Aristos, a younger pup well pleased with his elevation. His uncle, Argus, had indulged him too much, put him forward for Second despite arrogance and ineptitude. He had been told to hold the bridges, but had left his men behind to do it while he sat here, ready to kick off this new Kerusia. A rod for my back, Jason thought with an inward sigh.

Four others: Dinon, Hephr, Grast and Gominos. Just names and worn young faces. Jason knew nothing of them. At the moment his body craved sleep, and his thoughts were still dwelling on the face of the Kufr woman he had lately vis ited.
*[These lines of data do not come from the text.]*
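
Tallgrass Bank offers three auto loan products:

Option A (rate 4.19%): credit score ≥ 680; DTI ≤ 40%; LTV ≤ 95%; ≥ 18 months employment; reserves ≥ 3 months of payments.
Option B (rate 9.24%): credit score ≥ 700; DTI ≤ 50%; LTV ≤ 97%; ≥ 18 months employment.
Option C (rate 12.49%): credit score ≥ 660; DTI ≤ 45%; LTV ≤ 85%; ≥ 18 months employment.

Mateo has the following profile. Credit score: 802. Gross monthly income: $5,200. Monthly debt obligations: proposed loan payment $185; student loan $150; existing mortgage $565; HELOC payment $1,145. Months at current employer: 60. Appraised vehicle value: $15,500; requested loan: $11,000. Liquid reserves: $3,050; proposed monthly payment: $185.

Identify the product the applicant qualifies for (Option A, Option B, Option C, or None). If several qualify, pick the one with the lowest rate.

Total debts = (185 + 150 + 565 + 1,145) = 2,045; DTI = 2,045/5,200 = 39.3%.
LTV = 11,000/15,500 = 71%.
Reserves = 3,050/185 = 16.5 months.
Option A: score 802 ≥ 680; DTI 39.3% ≤ 40%; LTV 71% ≤ 95%; employment 60 ≥ 18 mo; reserves 16.5 ≥ 3 mo → qualifies.
Option B: score 802 ≥ 700; DTI 39.3% ≤ 50%; LTV 71% ≤ 97%; employment 60 ≥ 18 mo → qualifies.
Option C: score 802 ≥ 660; DTI 39.3% ≤ 45%; LTV 71% ≤ 85%; employment 60 ≥ 18 mo → qualifies.
Qualifying: Option A, Option B, Option C. Lowest rate is 4.19% → Option A.

Option A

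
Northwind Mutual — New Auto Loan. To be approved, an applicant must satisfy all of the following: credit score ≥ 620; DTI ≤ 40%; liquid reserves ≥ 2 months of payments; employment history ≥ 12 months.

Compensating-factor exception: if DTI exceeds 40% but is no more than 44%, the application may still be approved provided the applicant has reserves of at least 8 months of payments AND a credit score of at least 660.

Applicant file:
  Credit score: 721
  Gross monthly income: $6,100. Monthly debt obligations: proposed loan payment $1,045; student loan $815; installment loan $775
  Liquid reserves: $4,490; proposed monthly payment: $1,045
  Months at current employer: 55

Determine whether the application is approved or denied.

Credit score 721 ≥ 620 (meets base)
Total debts = (1,045 + 815 + 775) = 2,635. DTI = 2,635/6,100 = 43.2% > 40% — standard DTI limit exceeded.
Liquid reserves cover 4,490/1,045 = 4.3 months — ≥ 2 required
Employment 55 ≥ 12 months
43.2% falls in the override range (40%–44%), so the compensating-factor test applies.
Reserves 4.3 < 8 months; credit score 721 ≥ 660.
Override conditions not both satisfied; exception does not apply.

Denied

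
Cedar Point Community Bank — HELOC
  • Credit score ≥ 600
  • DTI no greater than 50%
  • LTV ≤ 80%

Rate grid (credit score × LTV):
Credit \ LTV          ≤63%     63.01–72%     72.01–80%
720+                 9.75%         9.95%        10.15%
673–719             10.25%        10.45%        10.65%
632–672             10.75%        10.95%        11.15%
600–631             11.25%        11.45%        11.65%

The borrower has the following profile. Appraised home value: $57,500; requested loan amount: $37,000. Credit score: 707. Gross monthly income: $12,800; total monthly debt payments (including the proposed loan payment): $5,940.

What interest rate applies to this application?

10.45%

Credit score 707 ≥ 600; Debt-to-income = 5,940/12,800 = 46.4% — meets 50% limit
LTV = 37,000/57,500 = 64.3% ≤ 80%
Score 707 is in the 673–719 band; LTV 64.3% is in the 63.01–72% band → 10.45%.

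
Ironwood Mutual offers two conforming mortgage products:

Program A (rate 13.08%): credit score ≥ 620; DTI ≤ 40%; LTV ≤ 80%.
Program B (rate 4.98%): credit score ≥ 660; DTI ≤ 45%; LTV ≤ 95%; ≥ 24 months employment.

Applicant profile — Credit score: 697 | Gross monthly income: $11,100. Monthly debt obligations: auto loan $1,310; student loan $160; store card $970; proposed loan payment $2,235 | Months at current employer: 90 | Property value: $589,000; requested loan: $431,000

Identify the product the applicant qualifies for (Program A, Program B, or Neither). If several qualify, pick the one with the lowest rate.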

They were talking, half of them at once, mostly the younger ones. Buridan and Mynon and Mochran watched them with a kind of detached wariness. Rictus looked out of a window at the pitiless blue of the sky. It was hot, so hot it got a man to shouting in an instant, weather for argument and lovemaking.
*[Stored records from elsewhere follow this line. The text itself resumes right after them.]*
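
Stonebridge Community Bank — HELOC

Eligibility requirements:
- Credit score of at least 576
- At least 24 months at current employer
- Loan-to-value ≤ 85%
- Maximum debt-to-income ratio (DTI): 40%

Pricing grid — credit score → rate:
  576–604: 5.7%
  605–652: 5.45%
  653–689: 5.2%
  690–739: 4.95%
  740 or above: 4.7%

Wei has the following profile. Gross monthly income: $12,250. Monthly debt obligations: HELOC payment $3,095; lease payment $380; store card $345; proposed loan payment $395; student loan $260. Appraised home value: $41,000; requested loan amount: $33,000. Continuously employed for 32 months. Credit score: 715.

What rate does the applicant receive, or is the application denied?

Approved at 4.95%

Credit score 715 ≥ 576 (meets minimum)
LTV: 33,000 ÷ 41,000 = 80.5%, within 85% cap
Employment 32 ≥ 24 months
Total monthly debts = (3,095 + 380 + 345 + 395 + 260) = 4,475. Debt-to-income = 4,475/12,250 = 36.5% — meets 40% limit
All requirements met. Score 715 falls in the 690–739 tier → 4.95%.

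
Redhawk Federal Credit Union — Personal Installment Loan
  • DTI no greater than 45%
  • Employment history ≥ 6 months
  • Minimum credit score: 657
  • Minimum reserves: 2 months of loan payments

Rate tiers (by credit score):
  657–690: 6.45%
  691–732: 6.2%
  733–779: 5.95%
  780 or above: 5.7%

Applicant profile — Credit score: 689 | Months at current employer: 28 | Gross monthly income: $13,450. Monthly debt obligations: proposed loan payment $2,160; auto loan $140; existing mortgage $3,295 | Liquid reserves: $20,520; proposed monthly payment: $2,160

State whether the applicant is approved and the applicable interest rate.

Approved at 6.45%

Credit score 689 ≥ 657 (meets minimum)
Employment 28 ≥ 6 months
Liquid reserves cover 20,520/2,160 = 9.5 months — ≥ 2 required
Total monthly debts = (2,160 + 140 + 3,295) = 5,595. DTI: 5,595 ÷ 13,450 = 41.6%, within the 45% cap
All requirements met. Score 689 falls in the 657–690 tier → 6.45%.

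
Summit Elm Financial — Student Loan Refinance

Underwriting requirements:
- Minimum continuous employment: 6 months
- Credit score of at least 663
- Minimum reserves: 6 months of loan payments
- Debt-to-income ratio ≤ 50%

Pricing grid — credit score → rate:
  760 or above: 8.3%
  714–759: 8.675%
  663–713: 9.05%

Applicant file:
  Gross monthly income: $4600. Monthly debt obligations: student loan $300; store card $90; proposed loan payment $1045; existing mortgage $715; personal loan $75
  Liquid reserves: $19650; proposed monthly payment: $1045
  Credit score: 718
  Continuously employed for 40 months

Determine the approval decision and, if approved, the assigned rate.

Credit score 718 ≥ 663 (meets minimum)
Reserves = 19,650/1,045 = 18.8 months ≥ 6
Employment 40 ≥ 6 months
Total monthly debts = (300 + 90 + 1,045 + 715 + 75) = 2,225. Debt-to-income = 2,225/4,600 = 48.4% — meets 50% limit
All requirements met. Score 718 falls in the 714–759 tier → 8.675%.

Approved at 8.675%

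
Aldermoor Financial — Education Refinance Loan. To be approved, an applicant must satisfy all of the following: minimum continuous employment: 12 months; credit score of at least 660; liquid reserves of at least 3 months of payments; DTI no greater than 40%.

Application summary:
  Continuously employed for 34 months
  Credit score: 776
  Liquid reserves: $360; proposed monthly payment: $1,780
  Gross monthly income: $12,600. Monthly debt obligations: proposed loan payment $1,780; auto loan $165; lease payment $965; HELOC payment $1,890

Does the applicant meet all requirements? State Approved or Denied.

Denied

Employment 34 ≥ 12 months
Credit score 776 ≥ 660 (meets)
Reserves: 360 ÷ 1,780 = 0.2 months (below 3-month minimum)
Total monthly debts = (1,780 + 165 + 965 + 1,890) = 4,800. DTI: 4,800 ÷ 12,600 = 38.1%, within the 40% cap
Fails on reserves.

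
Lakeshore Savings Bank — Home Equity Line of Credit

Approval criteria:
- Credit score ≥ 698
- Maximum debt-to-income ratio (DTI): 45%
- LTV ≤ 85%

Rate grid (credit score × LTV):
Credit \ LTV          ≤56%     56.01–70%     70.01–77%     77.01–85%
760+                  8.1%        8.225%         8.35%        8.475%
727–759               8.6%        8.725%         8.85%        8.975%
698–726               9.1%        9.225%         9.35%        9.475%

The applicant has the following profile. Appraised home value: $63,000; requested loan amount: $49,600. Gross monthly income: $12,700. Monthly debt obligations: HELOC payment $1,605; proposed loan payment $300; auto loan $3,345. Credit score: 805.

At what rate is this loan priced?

Credit score 805 ≥ 698; Total monthly debts = (1,605 + 300 + 3,345) = 5,250. Debt-to-income = 5,250/12,700 = 41.3% — meets 45% limit
LTV = 49,600/63,000 = 78.7% ≤ 85%
Credit 805 → row 760+; LTV 78.7% → column 77.01–85%. Grid cell → 8.475%.

8.475%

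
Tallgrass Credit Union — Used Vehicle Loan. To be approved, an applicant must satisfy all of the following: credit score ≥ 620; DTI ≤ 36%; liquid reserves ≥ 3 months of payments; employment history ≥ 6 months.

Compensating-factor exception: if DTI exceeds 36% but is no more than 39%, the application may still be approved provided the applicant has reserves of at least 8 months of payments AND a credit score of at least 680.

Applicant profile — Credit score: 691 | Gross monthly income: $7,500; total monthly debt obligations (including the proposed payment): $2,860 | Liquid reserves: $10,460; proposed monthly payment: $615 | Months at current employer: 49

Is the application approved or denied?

Approved

Credit score 691 ≥ 620 (meets base)
DTI: 2,860 ÷ 7,500 = 38.1%, over the 36% base limit.
Liquid reserves cover 10,460/615 = 17.0 months — ≥ 3 required
Employment 49 ≥ 6 months
DTI 38.1% is within the 36%–39% exception band; checking compensating factors.
Reserves 17.0 ≥ 8 months; credit score 691 ≥ 680.
Both override conditions satisfied; DTI exception granted.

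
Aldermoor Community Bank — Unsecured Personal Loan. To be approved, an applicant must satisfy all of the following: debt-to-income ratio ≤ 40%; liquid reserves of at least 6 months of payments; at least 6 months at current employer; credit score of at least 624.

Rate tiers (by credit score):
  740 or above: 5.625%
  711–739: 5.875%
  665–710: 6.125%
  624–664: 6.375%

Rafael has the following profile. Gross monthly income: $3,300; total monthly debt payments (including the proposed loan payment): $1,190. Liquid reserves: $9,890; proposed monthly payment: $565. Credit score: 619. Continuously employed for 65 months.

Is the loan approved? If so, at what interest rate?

Denied

Credit score 619 < 624 (below minimum)
Employment 65 ≥ 6 months
Debt-to-income = 1,190/3,300 = 36.1% — meets 40% limit
Reserves: 9,890 ÷ 565 = 17.5 months (meets 6-month minimum)
Not all requirements met → denied.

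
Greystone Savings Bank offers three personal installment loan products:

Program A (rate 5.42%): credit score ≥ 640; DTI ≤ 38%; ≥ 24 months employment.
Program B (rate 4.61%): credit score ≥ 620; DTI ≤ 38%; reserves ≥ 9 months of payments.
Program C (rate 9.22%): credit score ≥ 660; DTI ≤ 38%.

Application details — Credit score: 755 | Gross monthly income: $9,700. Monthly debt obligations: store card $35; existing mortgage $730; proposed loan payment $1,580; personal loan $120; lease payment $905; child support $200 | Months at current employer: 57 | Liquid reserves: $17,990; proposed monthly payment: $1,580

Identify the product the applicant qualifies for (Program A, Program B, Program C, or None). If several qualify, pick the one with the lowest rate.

Program B

Total debts = (35 + 730 + 1,580 + 120 + 905 + 200) = 3,570; DTI = 3,570/9,700 = 36.8%.
Reserves = 17,990/1,580 = 11.4 months.
Program A: score 755 ≥ 640; DTI 36.8% ≤ 38%; employment 57 ≥ 24 mo → qualifies.
Program B: score 755 ≥ 620; DTI 36.8% ≤ 38%; reserves 11.4 ≥ 9 mo → qualifies.
Program C: score 755 ≥ 660; DTI 36.8% ≤ 38% → qualifies.
Qualifying: Program A, Program B, Program C. Lowest rate is 4.61% → Program B.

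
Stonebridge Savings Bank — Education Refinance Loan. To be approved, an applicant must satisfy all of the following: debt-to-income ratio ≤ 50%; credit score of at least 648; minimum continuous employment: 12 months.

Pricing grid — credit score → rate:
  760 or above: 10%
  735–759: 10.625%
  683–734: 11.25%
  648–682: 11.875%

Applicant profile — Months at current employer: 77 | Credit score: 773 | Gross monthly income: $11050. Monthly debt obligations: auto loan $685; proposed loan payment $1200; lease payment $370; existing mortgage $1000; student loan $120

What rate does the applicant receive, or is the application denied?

Credit score 773 ≥ 648 (meets minimum)
Employment 77 ≥ 12 months
Total monthly debts = (685 + 1,200 + 370 + 1,000 + 120) = 3,375. DTI = 3,375/11,050 = 30.5% ≤ 50%
All requirements met. Score 773 falls in the 760 or above tier → 10%.

Approved at 10%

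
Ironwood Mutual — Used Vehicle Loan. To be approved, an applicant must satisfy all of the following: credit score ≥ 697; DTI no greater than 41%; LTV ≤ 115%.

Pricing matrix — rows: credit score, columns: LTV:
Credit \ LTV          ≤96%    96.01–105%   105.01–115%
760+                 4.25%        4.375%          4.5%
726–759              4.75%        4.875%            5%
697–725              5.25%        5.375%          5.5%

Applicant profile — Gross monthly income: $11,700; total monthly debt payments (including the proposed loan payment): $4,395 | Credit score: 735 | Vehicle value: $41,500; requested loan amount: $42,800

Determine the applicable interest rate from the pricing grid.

4.875%

Credit score 735 ≥ 697; DTI = 4,395/11,700 = 37.6% ≤ 41%
LTV: 42,800 ÷ 41,500 = 103.1%, within 115% cap
Credit 735 → row 726–759; LTV 103.1% → column 96.01–105%. Grid cell → 4.875%.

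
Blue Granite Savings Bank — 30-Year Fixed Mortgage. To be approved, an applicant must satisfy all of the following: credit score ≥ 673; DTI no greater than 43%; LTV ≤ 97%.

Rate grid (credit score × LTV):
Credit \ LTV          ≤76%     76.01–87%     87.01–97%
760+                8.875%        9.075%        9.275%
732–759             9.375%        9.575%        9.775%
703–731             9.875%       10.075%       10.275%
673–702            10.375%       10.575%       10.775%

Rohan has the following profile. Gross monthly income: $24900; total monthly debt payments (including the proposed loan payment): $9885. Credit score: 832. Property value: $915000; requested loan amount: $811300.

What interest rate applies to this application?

Credit score 832 ≥ 673; DTI = 9,885/24,900 = 39.7% ≤ 43%
Loan-to-value = 811,300/915,000 = 88.7% — pass (97% max)
Credit 832 → row 760+; LTV 88.7% → column 87.01–97%. Grid cell → 9.275%.

9.275%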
Again, the Kufr girl’s pale face, those dark eyes.

Jason thumped the long table, not hard, but enough to rattle the jugs, to shut them up. He pinched his eyes as though squeezing water out of them; they stung like lemon-juice under his fingers.

“Mynon,” he said into the sudden quiet. “Talk to me. And I swear by Antimone’s cunt, that if any one of you interrupts him, I shall kick you up and down this room.”

Mynon smiled a little. His one brow rose up his forehead, the red skin peeling above it, his black eyes sunken in lines of weariness. Still, he held onto that sneering jauntiness which was his trademark. He produced a slate and a knob of chalk and looked the table up and down.

“We have the paychests; the Kufr ran before us too quickly to take them along. But a man cannot eat gold. And for that reason, we cannot stay here.”

A splutter of argument. Mynon and Jason looked at one another.

“We will bleed this city dry in a matter of days, the countryside round about in less than a month. We stay here, we starve, and we starve the Kufr all about us. Is that clear enough for you, brothers?”

“I’d like you to be Quartermaster, Mynon. You have a knack for it, a head for figures and the like. Do you accept?”

Mynon considered, head to one side in that bird-like way of his. He shrugged fractionally. “All right.”

“You will retain command of your mora. We need your experience in the battle line too.”

“Who are you, Jason, to be elevating and appointing without so much as a say so from the rest of us?” Aristos spoke up, his freckled face burnt dark by the sun, bright hair shining. Another strawhead. Some of the younger ones rapped the table with one knuckle in agreement.